Provare disgusto è umano. Lo si può fare per tutte le cose e, a ben vedere, anche soltanto per delle parole. Alcuni nutrono antipatie idiosincratiche per vocaboli inoffensivi (che si spiegano solo dopo anni di contorte sedute dallo psicologo), altri invece aderiscono a forme di repulsione comuni che colpiscono alcune parole precise.
In inglese, per esempio, la parola più odiata è “moist”. Il motivo, molto semplice, è il significato: “umido”. Ma non è quell’umidità piacevole (ad esempio, le onde sul corpo durante il solleone) bensì quella, molto meno invitante, che ristagna. “Moist” non piace a nessuno: sono stati scritti articoli contro “moist”, pagine Facebook per chiederne l’abolizione, perfino sondaggi nazionali. Ma lei rimane lì, imperterrita, come l’umidità più schifosa.
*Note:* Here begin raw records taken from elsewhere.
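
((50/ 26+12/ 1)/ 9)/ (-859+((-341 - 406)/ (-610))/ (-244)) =-0.00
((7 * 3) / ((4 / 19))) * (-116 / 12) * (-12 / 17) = 11571 / 17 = 680.65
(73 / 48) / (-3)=-73 / 144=-0.51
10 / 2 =5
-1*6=-6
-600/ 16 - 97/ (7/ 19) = -300.79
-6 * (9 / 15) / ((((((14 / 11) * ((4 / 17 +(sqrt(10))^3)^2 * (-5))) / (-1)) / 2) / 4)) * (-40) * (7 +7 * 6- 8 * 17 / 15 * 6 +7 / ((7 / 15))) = 1.71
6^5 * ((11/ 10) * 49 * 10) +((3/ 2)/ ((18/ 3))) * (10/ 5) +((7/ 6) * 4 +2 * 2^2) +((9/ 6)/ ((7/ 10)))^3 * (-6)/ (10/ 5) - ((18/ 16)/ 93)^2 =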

Ma non è l’unica. Gli anglosassoni dimostrano di odiare tante parole, che pure sono di uso comune e si mostrano sganciate da significati repellenti. Ad esempio “literally”, che ormai non si sopporta più a causa del continuo abuso che ne viene fatto (“perché dire literally quando in realtà non è literal?”). O “slacks”, cioè pantaloni, che – non si capisce come mai – è stato messo al bando per una settimana dal New Yorker, dopo che i lettori si sono lamentati su Twitter.
E ancora: non vanno bene tutti i neologismi invecchiati presto, come “bromance”, o “bae”, o “FOMO”. Bandito anche “ointment”, cioè unguento, perché è difficile pronunciarlo in modo elegante senza far venire in mente a tutti il verso del maiale (in inglese: “oink, oink”) e, se possibile, tutte quelle parole piene di diminutivi usate con i bambini (bye-bye, daddy, jammies).
Parlare è un’azione umana e, come tutte le azioni umane, non è meccanica. Agisce nel mondo (o viene agìta? Chissà) anche assecondando sentimenti irrazionali, simpatie personali e antichi, inestirpabili odi di classe. E qui si intende, come è ovvio, classe scolastica.